This work addresses the challenge of low-latency, high-fidelity outdoor 3D scene reconstruction for real-time AR/VR applications by presenting the first end-to-end drone-based real-time reconstruction system that fully integrates 3D Gaussian Splatting (3DGS). The system combines RTMP video streaming, multi-sensor synchronization, real-time camera pose estimation, and online 3DGS optimization to enable continuous model updates and interactive rendering. Experimental results demonstrate that the reconstructed scenes achieve 93–96% of the fidelity of offline high-quality reconstructions, while offering significantly superior rendering performance compared to NeRF and substantially reduced end-to-end latency, thereby effectively supporting real-time aerial augmented perception.

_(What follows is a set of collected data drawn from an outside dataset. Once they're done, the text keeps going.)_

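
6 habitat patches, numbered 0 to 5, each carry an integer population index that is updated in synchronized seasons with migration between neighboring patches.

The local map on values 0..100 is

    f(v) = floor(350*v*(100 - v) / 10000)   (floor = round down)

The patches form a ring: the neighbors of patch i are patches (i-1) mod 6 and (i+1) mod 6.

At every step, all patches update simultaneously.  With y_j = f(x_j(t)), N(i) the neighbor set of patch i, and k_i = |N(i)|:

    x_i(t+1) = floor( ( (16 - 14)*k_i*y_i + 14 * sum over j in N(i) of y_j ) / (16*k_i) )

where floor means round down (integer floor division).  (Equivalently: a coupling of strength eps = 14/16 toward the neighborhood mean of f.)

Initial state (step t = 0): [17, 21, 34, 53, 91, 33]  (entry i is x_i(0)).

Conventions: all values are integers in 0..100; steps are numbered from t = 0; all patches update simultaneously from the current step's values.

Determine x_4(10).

Answer: x_4(10) = 85

Derivation:
t=0: [17, 21, 34, 53, 91, 33]
t=1: [65, 62, 73, 57, 75, 43]
t=2: [82, 74, 81, 68, 82, 73]
t=3: [65, 53, 69, 55, 69, 53]
t=4: [86, 77, 84, 75, 84, 77]
t=5: [58, 46, 61, 49, 61, 46]
t=6: [85, 84, 86, 83, 86, 84]
t=7: [46, 43, 47, 42, 47, 43]
t=8: [85, 86, 85, 86, 85, 86]
t=9: [42, 43, 42, 43, 42, 43]
t=10: [85, 85, 85, 85, 85, 85]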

In this study, we present an end-to-end pipeline capable of converting drone-captured video streams into high-fidelity 3D reconstructions with minimal latency. Unmanned aerial vehicles (UAVs) are extensively used in aerial real-time perception applications. Moreover, recent advances in 3D Gaussian Splatting (3DGS) have demonstrated significant potential for real-time neural rendering. However, their integration into end-to-end UAV-based reconstruction and visualization systems remains underexplored. Our goal is to propose an efficient architecture that combines live video acquisition via RTMP streaming, synchronized sensor fusion, camera pose estimation, and 3DGS optimization, achieving continuous model updates and low-latency deployment within interactive visualization environments that supports immersive augmented and virtual reality (AR/VR) applications. Experimental results demonstrate that the proposed method achieves competitive visual fidelity, while delivering significantly higher rendering performance and substantially reduced end-to-end latency, compared to NeRF-based approaches. Reconstruction quality remains within 4-7\% of high-fidelity offline references, confirming the suitability of the proposed system for real-time, scalable augmented perception from aerial platforms.